E se este é um incentivo para que mais jovens optem por consumir música neste formato analógico, para quem vende discos há 15 anos, há uma diferença grande no tipo de procura, como refere Jorge Dias.

“Malta mais nova é mais informada, ou pelo menos quando vem à procura de alguma coisa já sabe o que é que vem à procura, não vem comprar o disco para o ouvir pela primeira vez, já o ouviram, querem é tê-lo. Como têm menos poder de compra vão mais diretos ao que querem, e aos cromos que faltam na caderneta deles. Depois existe geralmente uma geração mais velha que gosta de acompanhar as tendências e o que vai saindo, e fazem questão de vir comprar o disco em vinil para o ouvir pela primeira vez, acompanhando os lançamentos.”

180 gramas de prazer

Carlos Parada dedica parte do seu tempo ao vinil. Está à frente de uma loja de discos em primeira mão e vê na qualidade do formato o segredo para o aumento da procura.

“São edições normalmente em vinil de formato 180 gramas, que consegue ter uma estereofonia com mais definição na sonoridade. A questão do som está relacionada com o áudio analógico. É como as bandas que vão para estúdio e gravam em bobines, porque o som analógico torna-se mais quente, é mais aprazível ao nosso ouvido. Já o digital acaba por perder informação que é percetível no áudio que ouvimos.”

Edições mais limitadas e com uma prensagem de qualidade obrigam ao aumento dos preços dos discos, o que faz do vinil uma verdadeira porta de entrada para o mundo do colecionismo.

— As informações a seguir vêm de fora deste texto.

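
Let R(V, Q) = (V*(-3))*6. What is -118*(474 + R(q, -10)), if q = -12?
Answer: -81420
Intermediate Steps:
R(V, Q) = -18*V (R(V, Q) = -3*V*6 = -18*V)
-118*(474 + R(q, -10)) = -118*(474 - 18*(-12)) = -118*(474 + 216) = -118*690 = -81420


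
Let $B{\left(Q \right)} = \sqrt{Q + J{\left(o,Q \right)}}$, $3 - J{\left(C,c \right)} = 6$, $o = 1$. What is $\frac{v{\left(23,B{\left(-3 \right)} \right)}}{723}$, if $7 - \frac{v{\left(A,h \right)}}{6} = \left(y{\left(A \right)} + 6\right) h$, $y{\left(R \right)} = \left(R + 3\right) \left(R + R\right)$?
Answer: $\frac{14}{241} - \frac{2404 i \sqrt{6}}{241} \approx 0.058091 - 24.434 i$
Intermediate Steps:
$J{\left(C,c \right)} = -3$ ($J{\left(C,c \right)} = 3 - 6 = -3$)
$B{\left(Q \right)} = \sqrt{-3 + Q}$ ($B{\left(Q \right)} = \sqrt{Q - 3} = \sqrt{-3 + Q}$)
$y{\left(R \right)} = 2 R \left(3 + R\right)$ ($y{\left(R \right)} = \left(3 + R\right) 2 R = 2 R \left(3 + R\right)$)
$v{\left(A,h \right)} = 42 - 6 h \left(6 + 2 A \left(3 + A\right)\right)$ ($v{\left(A,h \right)} = 42 - 6 \left(2 A \left(3 + A\right) + 6\right) h = 42 - 6 \left(6 + 2 A \left(3 + A\right)\right) h = 42 - 6 h \left(6 + 2 A \left(3 + A\right)\right)$)
$\frac{v{\left(23,B{\left(-3 \right)} \right)}}{723} = \frac{42 - 36 \sqrt{-3 - 3} - 276 \sqrt{-3 - 3} \left(3 + 23\right)}{723} = \left(42 - 36 \sqrt{-6} - 276 \sqrt{-6} \cdot 26\right) \frac{1}{723} = \left(42 - 36 i \sqrt{6} - 276 i \sqrt{6} \cdot 26\right) \frac{1}{723} = \left(42 - 36 i \sqrt{6} - 7176 i \sqrt{6}\right) \frac{1}{723} = \left(42 - 7212 i \sqrt{6}\right) \frac{1}{723} = \frac{14}{241} - \frac{2404 i \sqrt{6}}{241}$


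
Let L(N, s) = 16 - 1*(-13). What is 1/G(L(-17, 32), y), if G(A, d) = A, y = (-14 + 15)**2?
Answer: 1/29 ≈ 0.034483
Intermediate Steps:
L(N, s) = 29 (L(N, s) = 16 + 13 = 29)
y = 1 (y = 1**2 = 1)
1/G(L(-17, 32), y) = 1/29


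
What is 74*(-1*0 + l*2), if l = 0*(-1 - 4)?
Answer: 0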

Carlos Parada - O renascer do vinil
Carlos Parada | ©Record TV Europa

“É a criação de um património. Se calhar por isso é que os jovens hoje em dia voltam a gostar disto, porque se calhar também acham graça ter em casa aquilo que são os reflexos dos gostos deles, aquilo que eles cultivam naquele momento. Se tiverem só ficheiros no telemóvel, aquilo passa, um dia é um, outro dia é outro e isso passa”, afirma Jorge Dias.

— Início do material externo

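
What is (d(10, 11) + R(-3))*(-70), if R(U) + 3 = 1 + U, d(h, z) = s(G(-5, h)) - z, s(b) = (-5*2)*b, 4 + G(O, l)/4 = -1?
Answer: -12880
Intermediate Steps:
G(O, l) = -20 (G(O, l) = -16 + 4*(-1) = -16 - 4 = -20)
s(b) = -10*b
d(h, z) = 200 - z (d(h, z) = -10*(-20) - z = 200 - z)
R(U) = -2 + U (R(U) = -3 + (1 + U) = -2 + U)
(d(10, 11) + R(-3))*(-70) = ((200 - 1*11) + (-2 - 3))*(-70) = ((200 - 11) - 5)*(-70) = (189 - 5)*(-70) = 184*(-70) = -12880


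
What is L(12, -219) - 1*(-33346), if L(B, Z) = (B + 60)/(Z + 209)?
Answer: 166694/5 ≈ 33339.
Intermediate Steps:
L(B, Z) = (60 + B)/(209 + Z)
L(12, -219) - 1*(-33346) = (60 + 12)/(209 - 219) - 1*(-33346) = 72/(-10) + 33346 = -1/10*72 + 33346 = -36/5 + 33346 = 166694/5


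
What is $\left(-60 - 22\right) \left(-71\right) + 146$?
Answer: $5968$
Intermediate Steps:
$\left(-60 - 22\right) \left(-71\right) + 146 = \left(-82\right) \left(-71\right) + 146 = 5822 + 146 = 5968$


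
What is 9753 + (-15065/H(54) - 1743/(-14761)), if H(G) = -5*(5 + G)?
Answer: 8538455677/870899 ≈ 9804.2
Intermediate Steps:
H(G) = -25 - 5*G
9753 + (-15065/H(54) - 1743/(-14761)) = 9753 + (-15065/(-25 - 5*54) - 1743/(-14761)) = 9753 + (-15065/(-25 - 270) - 1743*(-1/14761)) = 9753 + (-15065/(-295) + 1743/14761) = 9753 + (-15065*(-1/295) + 1743/14761) = 9753 + (3013/59 + 1743/14761) = 9753 + 44577730/870899 = 8538455677/870899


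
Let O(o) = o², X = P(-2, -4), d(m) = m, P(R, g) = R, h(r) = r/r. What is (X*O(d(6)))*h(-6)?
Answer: -72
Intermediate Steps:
h(r) = 1
X = -2
(X*O(d(6)))*h(-6) = -2*6²*1 = -2*36*1 = -72*1 = -72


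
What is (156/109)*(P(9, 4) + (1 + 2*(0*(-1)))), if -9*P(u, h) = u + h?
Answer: -208/327 ≈ -0.63609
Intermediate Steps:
P(u, h) = -h/9 - u/9 (P(u, h) = -(u + h)/9 = -(h + u)/9 = -h/9 - u/9)
(156/109)*(P(9, 4) + (1 + 2*(0*(-1)))) = (156/109)*((-⅑*4 - ⅑*9) + (1 + 2*(0*(-1)))) = (156*(1/109))*((-4/9 - 1) + (1 + 2*0)) = 156*(-13/9 + (1 + 0))/109 = 156*(-13/9 + 1)/109 = (156/109)*(-4/9) = -208/327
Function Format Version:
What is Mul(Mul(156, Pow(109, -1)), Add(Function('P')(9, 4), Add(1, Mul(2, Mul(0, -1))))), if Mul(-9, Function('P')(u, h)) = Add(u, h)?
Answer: Rational(-208, 327) ≈ -0.63609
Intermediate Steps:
Function('P')(u, h) = Add(Mul(Rational(-1, 9), h), Mul(Rational(-1, 9), u)) (Function('P')(u, h) = Mul(Rational(-1, 9), Add(u, h)) = Mul(Rational(-1, 9), Add(h, u)) = Add(Mul(Rational(-1, 9), h), Mul(Rational(-1, 9), u)))
Mul(Mul(156, Pow(109, -1)), Add(Function('P')(9, 4), Add(1, Mul(2, Mul(0, -1))))) = Mul(Mul(156, Pow(109, -1)), Add(Add(Mul(Rational(-1, 9), 4), Mul(Rational(-1, 9), 9)), Add(1, Mul(2, Mul(0, -1))))) = Mul(Mul(156, Rational(1, 109)), Add(Add(Rational(-4, 9), -1), Add(1, Mul(2, 0)))) = Mul(Rational(156, 109), Add(Rational(-13, 9), Add(1, 0))) = Mul(Rational(156, 109), Add(Rational(-13, 9), 1)) = Mul(Rational(156, 109), Rational(-4, 9)) = Rational(-208, 327)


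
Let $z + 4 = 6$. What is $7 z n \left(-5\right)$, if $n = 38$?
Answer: $-2660$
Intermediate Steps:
$z = 2$ ($z = -4 + 6 = 2$)
$7 z n \left(-5\right) = 7 \cdot 2 \cdot 38 \left(-5\right) = 14 \cdot 38 \left(-5\right) = 532 \left(-5\right) = -2660$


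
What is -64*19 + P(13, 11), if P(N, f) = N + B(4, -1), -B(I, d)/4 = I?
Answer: -1219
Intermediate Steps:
B(I, d) = -4*I
P(N, f) = -16 + N (P(N, f) = N - 4*4 = N - 16 = -16 + N)
-64*19 + P(13, 11) = -64*19 + (-16 + 13) = -1216 - 3 = -1219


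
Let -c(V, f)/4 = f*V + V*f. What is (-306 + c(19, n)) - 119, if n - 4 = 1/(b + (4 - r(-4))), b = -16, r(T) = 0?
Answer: -3061/3 ≈ -1020.3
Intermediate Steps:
n = 47/12 (n = 4 + 1/(-16 + (4 - 1*0)) = 4 + 1/(-16 + (4 + 0)) = 4 + 1/(-16 + 4) = 4 + 1/(-12) = 4 - 1/12 = 47/12 ≈ 3.9167)
c(V, f) = -8*V*f (c(V, f) = -4*(f*V + V*f) = -4*(V*f + V*f) = -8*V*f)
(-306 + c(19, n)) - 119 = (-306 - 8*19*47/12) - 119 = (-306 - 1786/3) - 119 = -2704/3 - 119 = -3061/3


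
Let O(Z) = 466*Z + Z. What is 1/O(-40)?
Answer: -1/18680 ≈ -5.3533e-5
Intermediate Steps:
O(Z) = 467*Z
1/O(-40) = 1/(467*(-40)) = 1/(-18680) = -1/18680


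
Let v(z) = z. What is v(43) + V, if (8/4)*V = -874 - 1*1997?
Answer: -2785/2 ≈ -1392.5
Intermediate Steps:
V = -2871/2 (V = (-874 - 1*1997)/2 = (-874 - 1997)/2 = (½)*(-2871) = -2871/2 ≈ -1435.5)
v(43) + V = 43 - 2871/2 = -2785/2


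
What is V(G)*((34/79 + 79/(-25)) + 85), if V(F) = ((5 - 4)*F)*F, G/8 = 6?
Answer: 374363136/1975 ≈ 1.8955e+5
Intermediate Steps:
G = 48 (G = 8*6 = 48)
V(F) = F**2 (V(F) = (1*F)*F = F*F = F**2)
V(G)*((34/79 + 79/(-25)) + 85) = 48**2*((34/79 + 79/(-25)) + 85) = 2304*((34*(1/79) + 79*(-1/25)) + 85) = 2304*((34/79 - 79/25) + 85) = 2304*(-5391/1975 + 85) = 2304*(162484/1975) = 374363136/1975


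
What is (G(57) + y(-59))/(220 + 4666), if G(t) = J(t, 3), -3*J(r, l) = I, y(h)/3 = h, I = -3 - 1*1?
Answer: -527/14658 ≈ -0.035953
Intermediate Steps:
I = -4 (I = -3 - 1 = -4)
y(h) = 3*h
J(r, l) = 4/3 (J(r, l) = -1/3*(-4) = 4/3)
G(t) = 4/3
(G(57) + y(-59))/(220 + 4666) = (4/3 + 3*(-59))/(220 + 4666) = (4/3 - 177)/4886 = -527/3*1/4886 = -527/14658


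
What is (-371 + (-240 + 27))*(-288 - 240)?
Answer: 308352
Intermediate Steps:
(-371 + (-240 + 27))*(-288 - 240) = (-371 - 213)*(-528) = -584*(-528) = 308352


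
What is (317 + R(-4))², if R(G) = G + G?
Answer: 95481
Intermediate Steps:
R(G) = 2*G
(317 + R(-4))² = (317 + 2*(-4))² = (317 - 8)² = 309² = 95481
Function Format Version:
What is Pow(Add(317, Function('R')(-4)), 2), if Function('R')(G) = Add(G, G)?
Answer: 95481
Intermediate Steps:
Function('R')(G) = Mul(2, G)
Pow(Add(317, Function('R')(-4)), 2) = Pow(Add(317, Mul(2, -4)), 2) = Pow(Add(317, -8), 2) = Pow(309, 2) = 95481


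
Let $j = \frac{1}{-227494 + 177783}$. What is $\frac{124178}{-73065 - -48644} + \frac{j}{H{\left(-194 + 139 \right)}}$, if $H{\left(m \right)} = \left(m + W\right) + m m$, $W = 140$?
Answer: $- \frac{19198069079801}{3775516149410} \approx -5.0849$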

Para Inês Condeço, “as pessoas que gostam da experiência mais física e ainda querem manter a compra do álbum e conhecer os artistas na sua plenitude acabaram por transferir essa experiência, que já não é tão rica com o CD, para o vinil.”

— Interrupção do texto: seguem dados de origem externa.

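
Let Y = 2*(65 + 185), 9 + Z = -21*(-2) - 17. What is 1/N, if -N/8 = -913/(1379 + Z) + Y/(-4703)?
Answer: 6560685/39930712 ≈ 0.16430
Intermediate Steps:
Z = 16 (Z = -9 + (-21*(-2) - 17) = -9 + (42 - 17) = -9 + 25 = 16)
Y = 500 (Y = 2*250 = 500)
N = 39930712/6560685 (N = -8*(-913/(1379 + 16) + 500/(-4703)) = -8*(-913/1395 + 500*(-1/4703)) = -8*(-913*1/1395 - 500/4703) = -8*(-913/1395 - 500/4703) = -8*(-4991339/6560685) = 39930712/6560685 ≈ 6.0864)
1/N = 1/(39930712/6560685) = 6560685/39930712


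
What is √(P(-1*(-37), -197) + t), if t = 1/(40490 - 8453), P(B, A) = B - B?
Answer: √32037/32037 ≈ 0.0055869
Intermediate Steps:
P(B, A) = 0
t = 1/32037 ≈ 3.1214e-5
√(P(-1*(-37), -197) + t) = √(0 + 1/32037) = √(1/32037) = √32037/32037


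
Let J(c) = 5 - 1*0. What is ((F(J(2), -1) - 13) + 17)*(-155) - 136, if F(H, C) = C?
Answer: -601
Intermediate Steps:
J(c) = 5 (J(c) = 5 + 0 = 5)
((F(J(2), -1) - 13) + 17)*(-155) - 136 = ((-1 - 13) + 17)*(-155) - 136 = (-14 + 17)*(-155) - 136 = 3*(-155) - 136 = -465 - 136 = -601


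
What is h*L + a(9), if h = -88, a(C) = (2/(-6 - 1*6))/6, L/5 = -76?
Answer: 1203839/36 ≈ 33440.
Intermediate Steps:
L = -380 (L = 5*(-76) = -380)
a(C) = -1/36 (a(C) = (2/(-6 - 6))*(⅙) = (2/(-12))*(⅙) = (2*(-1/12))*(⅙) = -⅙*⅙ = -1/36)
h*L + a(9) = -88*(-380) - 1/36 = 33440 - 1/36 = 1203839/36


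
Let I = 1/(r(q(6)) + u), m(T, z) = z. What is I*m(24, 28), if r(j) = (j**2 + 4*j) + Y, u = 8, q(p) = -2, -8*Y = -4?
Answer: 56/9 ≈ 6.2222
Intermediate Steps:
Y = 1/2 (Y = -1/8*(-4) = 1/2 ≈ 0.50000)
r(j) = 1/2 + j**2 + 4*j (r(j) = (j**2 + 4*j) + 1/2 = 1/2 + j**2 + 4*j)
I = 2/9 (I = 1/((1/2 + (-2)**2 + 4*(-2)) + 8) = 1/((1/2 + 4 - 8) + 8) = 1/(-7/2 + 8) = 1/(9/2) = 2/9 ≈ 0.22222)
I*m(24, 28) = (2/9)*28 = 56/9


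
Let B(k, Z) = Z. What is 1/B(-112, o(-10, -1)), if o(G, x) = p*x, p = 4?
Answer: -1/4 ≈ -0.25000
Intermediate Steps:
o(G, x) = 4*x
1/B(-112, o(-10, -1)) = 1/(4*(-1)) = 1/(-4) = -1/4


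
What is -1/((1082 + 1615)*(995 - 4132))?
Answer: 1/8460489 ≈ 1.1820e-7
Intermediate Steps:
-1/((1082 + 1615)*(995 - 4132)) = -1/(2697*(-3137)) = -1/(-8460489) = -1*(-1/8460489) = 1/8460489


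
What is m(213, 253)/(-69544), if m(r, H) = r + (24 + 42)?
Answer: -279/69544 ≈ -0.0040118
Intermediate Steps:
m(r, H) = 66 + r (m(r, H) = r + 66 = 66 + r)
m(213, 253)/(-69544) = (66 + 213)/(-69544) = 279*(-1/69544) = -279/69544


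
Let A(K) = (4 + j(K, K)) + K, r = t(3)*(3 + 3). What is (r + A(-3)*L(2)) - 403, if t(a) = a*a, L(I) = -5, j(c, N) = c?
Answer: -339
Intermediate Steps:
t(a) = a²
r = 54 (r = 3²*(3 + 3) = 9*6 = 54)
A(K) = 4 + 2*K (A(K) = (4 + K) + K = 4 + 2*K)
(r + A(-3)*L(2)) - 403 = (54 + (4 + 2*(-3))*(-5)) - 403 = (54 + (4 - 6)*(-5)) - 403 = (54 - 2*(-5)) - 403 = (54 + 10) - 403 = 64 - 403 = -339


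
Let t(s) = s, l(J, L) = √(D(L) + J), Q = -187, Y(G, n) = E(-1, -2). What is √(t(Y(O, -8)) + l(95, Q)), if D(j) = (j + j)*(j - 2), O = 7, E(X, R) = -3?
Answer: √(-3 + √70781) ≈ 16.219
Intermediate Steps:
D(j) = 2*j*(-2 + j) (D(j) = (2*j)*(-2 + j) = 2*j*(-2 + j))
Y(G, n) = -3
l(J, L) = √(J + 2*L*(-2 + L)) (l(J, L) = √(2*L*(-2 + L) + J) = √(J + 2*L*(-2 + L)))
√(t(Y(O, -8)) + l(95, Q)) = √(-3 + √(95 + 2*(-187)*(-2 - 187))) = √(-3 + √(95 + 2*(-187)*(-189))) = √(-3 + √(95 + 70686)) = √(-3 + √70781)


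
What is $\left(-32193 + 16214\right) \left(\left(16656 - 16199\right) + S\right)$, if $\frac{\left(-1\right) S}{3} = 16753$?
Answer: $795786158$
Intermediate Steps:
$S = -50259$ ($S = \left(-3\right) 16753 = -50259$)
$\left(-32193 + 16214\right) \left(\left(16656 - 16199\right) + S\right) = \left(-32193 + 16214\right) \left(\left(16656 - 16199\right) - 50259\right) = - 15979 \left(457 - 50259\right) = \left(-15979\right) \left(-49802\right) = 795786158$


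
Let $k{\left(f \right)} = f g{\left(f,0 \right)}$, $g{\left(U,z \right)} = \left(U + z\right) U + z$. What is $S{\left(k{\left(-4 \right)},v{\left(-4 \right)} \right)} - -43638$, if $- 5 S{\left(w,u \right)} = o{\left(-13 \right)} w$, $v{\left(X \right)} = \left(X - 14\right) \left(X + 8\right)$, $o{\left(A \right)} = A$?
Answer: $\frac{217358}{5} \approx 43472.0$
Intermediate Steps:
$g{\left(U,z \right)} = z + U \left(U + z\right)$ ($g{\left(U,z \right)} = U \left(U + z\right) + z = z + U \left(U + z\right)$)
$v{\left(X \right)} = \left(-14 + X\right) \left(8 + X\right)$
$k{\left(f \right)} = f^{3}$ ($k{\left(f \right)} = f \left(0 + f^{2} + f 0\right) = f \left(0 + f^{2} + 0\right) = f f^{2} = f^{3}$)
$S{\left(w,u \right)} = \frac{13 w}{5}$ ($S{\left(w,u \right)} = - \frac{\left(-13\right) w}{5} = \frac{13 w}{5}$)
$S{\left(k{\left(-4 \right)},v{\left(-4 \right)} \right)} - -43638 = \frac{13 \left(-4\right)^{3}}{5} - -43638 = \frac{13}{5} \left(-64\right) + 43638 = - \frac{832}{5} + 43638 = \frac{217358}{5}$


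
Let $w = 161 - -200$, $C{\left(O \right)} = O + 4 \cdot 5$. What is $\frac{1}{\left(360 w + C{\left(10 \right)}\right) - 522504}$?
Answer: $- \frac{1}{392514} \approx -2.5477 \cdot 10^{-6}$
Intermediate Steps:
$C{\left(O \right)} = 20 + O$ ($C{\left(O \right)} = O + 20 = 20 + O$)
$w = 361$ ($w = 161 + 200 = 361$)
$\frac{1}{\left(360 w + C{\left(10 \right)}\right) - 522504} = \frac{1}{\left(360 \cdot 361 + \left(20 + 10\right)\right) - 522504} = \frac{1}{\left(129960 + 30\right) - 522504} = \frac{1}{129990 - 522504} = \frac{1}{-392514} = - \frac{1}{392514}$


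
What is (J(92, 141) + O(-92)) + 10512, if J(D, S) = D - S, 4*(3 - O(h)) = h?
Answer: 10489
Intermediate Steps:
O(h) = 3 - h/4
(J(92, 141) + O(-92)) + 10512 = ((92 - 1*141) + (3 - 1/4*(-92))) + 10512 = ((92 - 141) + (3 + 23)) + 10512 = (-49 + 26) + 10512 = -23 + 10512 = 10489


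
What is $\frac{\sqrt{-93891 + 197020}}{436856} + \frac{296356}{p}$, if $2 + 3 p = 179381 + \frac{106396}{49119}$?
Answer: $\frac{43670131092}{8811023497} + \frac{\sqrt{103129}}{436856} \approx 4.957$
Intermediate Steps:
$p = \frac{8811023497}{147357}$ ($p = - \frac{2}{3} + \frac{179381 + \frac{106396}{49119}}{3} = - \frac{2}{3} + \frac{1}{3} \cdot \frac{8811121735}{49119} = - \frac{2}{3} + \frac{8811121735}{147357} = \frac{8811023497}{147357} \approx 59794.0$)
$\frac{\sqrt{-93891 + 197020}}{436856} + \frac{296356}{p} = \frac{\sqrt{-93891 + 197020}}{436856} + \frac{296356}{\frac{8811023497}{147357}} = \sqrt{103129} \cdot \frac{1}{436856} + 296356 \cdot \frac{147357}{8811023497} = \frac{\sqrt{103129}}{436856} + \frac{43670131092}{8811023497} = \frac{43670131092}{8811023497} + \frac{\sqrt{103129}}{436856}$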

Clássicos e sucessos do momento

E nas coleções dos portugueses, estão presentes estilos de música que variam consoante a idade. “Há uma geração mais nova que procura as coisas mais revivalistas, desde os The Doors, aos Fleetwood Mac, ou Dire Straits…”, confessa Carlos Parada.

“Compram desde os clássicos da geração dos pais deles, como os Pink Floyd, até coisas que hoje em dia só mesmo uma nova geração é que ouve, como os Tyler The Creator ou os Artic Monkeys”, refere Jorge Dias.

Discos de vinil. Um formato que por tantas vezes já teve a morte anunciada. Mas será que é possível prever o seu fim?

“O vinil acabou por nunca morrer. Já havia os colecionadores de vinil que nunca deixaram de colecionar, através de edições novas que sempre saíram, e na parte do mercado usado, que sempre funcionou. Não tenho grandes dúvidas de que o mercado do vinil volte a crescer para números dos anos (19)80”, afirma Carlos Parada.

Som espacial

Jorge Dias explica ainda que “quem gosta gasta dinheiro nas coisas que gosta, e se as pessoas gostam de música, gostam de ter os seus discos. Portanto, vai existir sempre uma pequena margem de pessoas que vai gostar disso, e essa é a nossa aposta.”

São a sonoridade, o aspeto e o valor que tornam os discos de vinil num produto vitalício. Concebidos durante a segunda guerra mundial, estão hoje em casas de todo um mundo. A sua linguagem é universal e já fazem parte da cultura de todas as gerações.

Mas se acha que só na Terra é possível ouvir um disco de vinil, então está enganado. A 20 mil milhões de quilómetros de distância do nosso planeta estão os Golden Records. Dois discos de vinil a bordo das sondas espaciais Voyager 1 e 2 e que incluem seleções musicais de diferentes culturas e eras, para que extraterrestres possam conhecer o que nós por cá ouvimos.